Abstract:
Warnings of severe weather with a lead time longer that two hours require the use of
skillful numerical weather prediction (NWP) models. In this study, we test the performance of
the Commonwealth Scientific and Industrial Research Organisation (CSIRO) Conformal Cubic Atmospheric
Model (CCAM) in simulating six high-impact weather events, with a focus on rainfall
predictions in South Africa. The selected events are tropical cyclone Dineo (16 February 2017), the
Cape storm (7 June 2017), the 2017 Kwa-Zulu Natal (KZN) floods (10 October 2017), the 2019 KZN
floods (22 April 2019), the 2019 KZN tornadoes (12 November 2019) and the 2020 Johannesburg floods
(5 October 2020). Three configurations of CCAM were compared: a 9 km grid length (MN9km) over
southern Africa nudged within the Global Forecast System (GFS) simulations, and a 3 km grid length
over South Africa (MN3km) nudged within the 9 km CCAM simulations. The last configuration
is CCAM running with a grid length of 3 km over South Africa, which is nudged within the GFS
(SN3km).

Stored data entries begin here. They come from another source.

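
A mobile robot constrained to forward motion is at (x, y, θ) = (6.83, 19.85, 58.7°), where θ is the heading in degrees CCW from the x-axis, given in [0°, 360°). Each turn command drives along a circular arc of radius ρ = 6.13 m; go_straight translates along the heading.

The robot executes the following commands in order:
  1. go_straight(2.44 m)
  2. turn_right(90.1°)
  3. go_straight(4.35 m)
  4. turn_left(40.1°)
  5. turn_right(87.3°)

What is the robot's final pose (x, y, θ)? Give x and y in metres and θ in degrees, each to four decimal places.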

The GFS is available with a grid length of 0.25 , and therefore, the configurations allow
us to test if there is benefit in the intermediate nudging at 9 km as well as the effects of resolution
on rainfall simulations. The South AfricanWeather Service (SAWS) station rainfall dataset is used
for verification purposes. All three configurations of CCAM are generally able to capture the spatial
pattern of rainfall associated with each of the events. However, the maximum rainfall associated
with two of the heaviest rainfall events is underestimated by CCAM with more than 100 mm. CCAM
simulations also have some shortcomings with capturing the location of heavy rainfall inland and
along the northeast coast of the country. Similar shortcomings were found with other NWP models
used in southern Africa for operational forecasting purposes by previous studies. CCAM generally
simulates a larger rainfall area than observed, resulting in more stations reporting rainfall. Regarding
the different configurations, they are more similar to one another than observations, however, with some suggestion that MN3km outperforms other configurations, in particular with capturing the
most extreme events. The performance of CCAM in the convective scales is encouraging, and further
studies will be conducted to identify areas of possible improvement.